For the six months ended June 30, Zeekr reported a net loss of 3.87 billion Chinese yuan ($531.34 million), compared with 3.09 billion Chinese yuan a year earlier.

Net revenue, however, more than doubled to 21.27 billion Chinese yuan in the same period.

The company’s current portfolio primarily includes three vehicle models. It plans to launch its first premium sedan model “targeting tech-savvy adults and families” this month.


The listing could mark the first major float in the U.S. by a Chinese company in two years, after the infamous delisting of ride-hailing giant Didi Global from the New York Stock Exchange.

Didi had angered Chinese regulators by pushing ahead with its $4.4 billion New York listing despite being asked to put it on hold.

The episode, together with a longstanding audit dispute between China and the U.S., stalled Chinese companies from seeking U.S. listings. Only six mainland China-based companies launched U.S. IPOs in 2022.

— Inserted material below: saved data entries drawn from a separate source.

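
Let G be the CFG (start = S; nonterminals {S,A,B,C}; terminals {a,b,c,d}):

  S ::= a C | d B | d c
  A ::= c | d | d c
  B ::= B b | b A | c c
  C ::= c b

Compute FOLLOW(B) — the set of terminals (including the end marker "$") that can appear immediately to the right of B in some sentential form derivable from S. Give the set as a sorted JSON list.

FIRST sets, iterate to fixpoint:
[1]
  A via A→c: +{c}
  A via A→d: +{d}
  B via B→b A: +{b}
  B via B→c c: +{c}
  C via C→c b: +{c}
  S via S→a C: +{a}
  S via S→d B: +{d}
  FIRST(S)={a,d}  FIRST(A)={c,d}  FIRST(B)={b,c}  FIRST(C)={c}
[2] — fixpoint
  FIRST(S)={a,d}  FIRST(A)={c,d}  FIRST(B)={b,c}  FIRST(C)={c}

FOLLOW sets:
seed FOLLOW(S) with $
pass 1:
  B→B b: FOLLOW(B) ⊇ FIRST(b) = {b}; new: +{b}
  B→b A: FOLLOW(A) ⊇ FOLLOW(B) ⊇ {b}; new: +{b}
  S→a C: FOLLOW(C) ⊇ FOLLOW(S) ⊇ {$}; new: +{$}
  S→d B: FOLLOW(B) ⊇ FOLLOW(S) ⊇ {$}; new: +{$}
  S: {$}  A: {b}  B: {$,b}  C: {$}
pass 2:
  B→b A: FOLLOW(A) ⊇ FOLLOW(B) ⊇ {$,b}; new: +{$}
  S: {$}  A: {$,b}  B: {$,b}  C: {$}
pass 3: (stable)
  S: {$}  A: {$,b}  B: {$,b}  C: {$}

FOLLOW(B) = ["$", "b"]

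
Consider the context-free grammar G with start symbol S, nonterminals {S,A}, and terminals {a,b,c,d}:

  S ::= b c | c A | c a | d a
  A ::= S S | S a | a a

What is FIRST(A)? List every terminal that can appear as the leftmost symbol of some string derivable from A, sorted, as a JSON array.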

Since then, however, Beijing has softened its stance towards companies looking to list internationally, unveiling a set of rules earlier this year to revive such listings, after the U.S. accounting watchdog and China solved the audit dispute in December 2022.

But simmering tensions between two of the world’s biggest economies over trade, intellectual property and the future of Taiwan continue to spill over into the corporate sphere.

In August, Intel had to scrap its $5.4 billion deal to buy Israeli contract chipmaker Tower Semiconductor after their merger agreement expired without regulatory approval from China.

A similar delay had also led to DuPont De Nemours ending its $5.2 billion deal to buy electronics materials maker Rogers Corp last year.

Zeekr will list its shares on the New York Stock Exchange under the ticker symbol “ZK”.

Goldman Sachs and Morgan Stanley are the lead underwriters for the IPO.